All these factors paint a picture that must make the city of Zurich sit up and take notice. What does this age group, which is so important for the liveliness of the city, need so that it feels comfortable in Zurich, so that many of them stay in Zurich even after 40? What can the city do to make 30- to 39-year-olds feel at home here and make Zurich their (chosen) home? What do the mobile, cosmopolitan high earners of Zurich want? And what can the city also demand from them – what can they give back to Zurich, which will help the city, which has a virulent interest in their integration?
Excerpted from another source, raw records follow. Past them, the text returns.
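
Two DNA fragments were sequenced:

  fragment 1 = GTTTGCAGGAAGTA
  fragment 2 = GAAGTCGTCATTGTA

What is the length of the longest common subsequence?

Taking G [1,4], then T [2,5], then T [4,8], then C [6,9], then A [7,10], then G [12,13], then T [13,14], then A [14,15] gives a common subsequence of length 8. dp[14][15] = 8 confirms this is the maximum.

8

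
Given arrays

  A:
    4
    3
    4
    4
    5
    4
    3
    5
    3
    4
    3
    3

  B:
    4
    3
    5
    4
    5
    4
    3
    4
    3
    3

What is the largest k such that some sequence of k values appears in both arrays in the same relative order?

9

Let dp[i][j] be the LCS length of the first i values of A and the first j values of B. dp[i][j] = dp[i-1][j-1]+1 when the i-th and j-th values match, else max(dp[i-1][j], dp[i][j-1]).
    ·  4  3  5  4  5  4  3  4  3  3
 ·  0  0  0  0  0  0  0  0  0  0  0
 4  0  1  1  1  1  1  1  1  1  1  1
 3  0  1  2  2  2  2  2  2  2  2  2
 4  0  1  2  2  3  3  3  3  3  3  3
 4  0  1  2  2  3  3  4  4  4  4  4
 5  0  1  2  3  3  4  4  4  4  4  4
 4  0  1  2  3  4  4  5  5  5  5  5
 3  0  1  2  3  4  4  5  6  6  6  6
 5  0  1  2  3  4  5  5  6  6  6  6
 3  0  1  2  3  4  5  5  6  6  7  7
 4  0  1  2  3  4  5  6  6  7  7  7
 3  0  1  2  3  4  5  6  7  7  8  8
 3  0  1  2  3  4  5  6  7  7  8  9
dp[12][10] = 9. One LCS (by backtracking along matches): 4, 3, 4, 5, 4, 3, 4, 3, 3.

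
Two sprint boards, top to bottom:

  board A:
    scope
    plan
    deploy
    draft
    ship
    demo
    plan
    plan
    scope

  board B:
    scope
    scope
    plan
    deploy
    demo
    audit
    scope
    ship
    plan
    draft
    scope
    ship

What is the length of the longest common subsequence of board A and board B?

6

One common subsequence of length 6: scope at board A[1]=board B[2], then plan at board A[2]=board B[3], then deploy at board A[3]=board B[4], then ship at board A[5]=board B[8], then plan at board A[7]=board B[9], then scope at board A[9]=board B[11]. The LCS DP gives dp[9][12] = 6, so this is optimal.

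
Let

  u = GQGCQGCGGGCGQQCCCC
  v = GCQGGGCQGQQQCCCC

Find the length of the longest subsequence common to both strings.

14

Match G (u #3, v #1), then C (u #4, v #2), then Q (u #5, v #3), then G (u #8, v #4), then G (u #9, v #5), then G (u #10, v #6), then C (u #11, v #7), then G (u #12, v #9), then Q (u #13, v #11), then Q (u #14, v #12), then C (u #15, v #13), then C (u #16, v #14), then C (u #17, v #15), then C (u #18, v #16) — 14 characters in the same relative order in both, and the DP table's final entry dp[18][16] is also 14, so no common subsequence is longer.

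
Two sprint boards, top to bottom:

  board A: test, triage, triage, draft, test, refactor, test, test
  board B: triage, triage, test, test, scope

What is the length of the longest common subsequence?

Taking triage (board A #2, board B #1) → triage (board A #3, board B #2) → test (board A #5, board B #3) → test (board A #7, board B #4) gives a common subsequence of length 4. Since dp[8][5] = 4, nothing longer is possible.

4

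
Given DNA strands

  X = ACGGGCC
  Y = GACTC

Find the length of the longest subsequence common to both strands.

3

Let dp[i][j] be the LCS length of the first i bases of X and the first j bases of Y. dp[i][j] = dp[i-1][j-1]+1 when the i-th and j-th bases match, else max(dp[i-1][j], dp[i][j-1]).
    ·  G  A  C  T  C
 ·  0  0  0  0  0  0
 A  0  0  1  1  1  1
 C  0  0  1  2  2  2
 G  0  1  1  2  2  2
 G  0  1  1  2  2  2
 G  0  1  1  2  2  2
 C  0  1  1  2  2  3
 C  0  1  1  2  2  3
dp[7][5] = 3. One LCS (by backtracking along matches): ACC.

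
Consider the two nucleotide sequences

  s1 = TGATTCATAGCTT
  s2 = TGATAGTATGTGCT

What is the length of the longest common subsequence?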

"Every city government wishes to be able to create a lively mix of density and diversity during its term of office," says Canadian author Doug Saunders, who dedicates his books to the social changes in cities due to migration and has just published a new work on the subject with "Maximum Canada". In his opinion, this requires not only flexible planning instruments to achieve structural density, but also ways and means to include the "voices of future and potential residents, not only those of those who are already there" – precisely because the "newcomers" are becoming more and more numerous. Giving a voice to those who don't have one in the existing political system is a big task. The city of Zurich will have to tackle them in order to maintain the diversity of its society and to welcome the "newcomers". Understanding how the largest and most diverse age group in the city lives, thinks and expresses itself is a first step towards this. "ZRH 3039" is a first approach.
More information
As part of "ZRH3039", Zurich's urban development has dealt in depth with Zurich's largest and most diverse age group.Numerous public events shed light on facts, reflected on the realities of life and asked about challenges for the city of the future.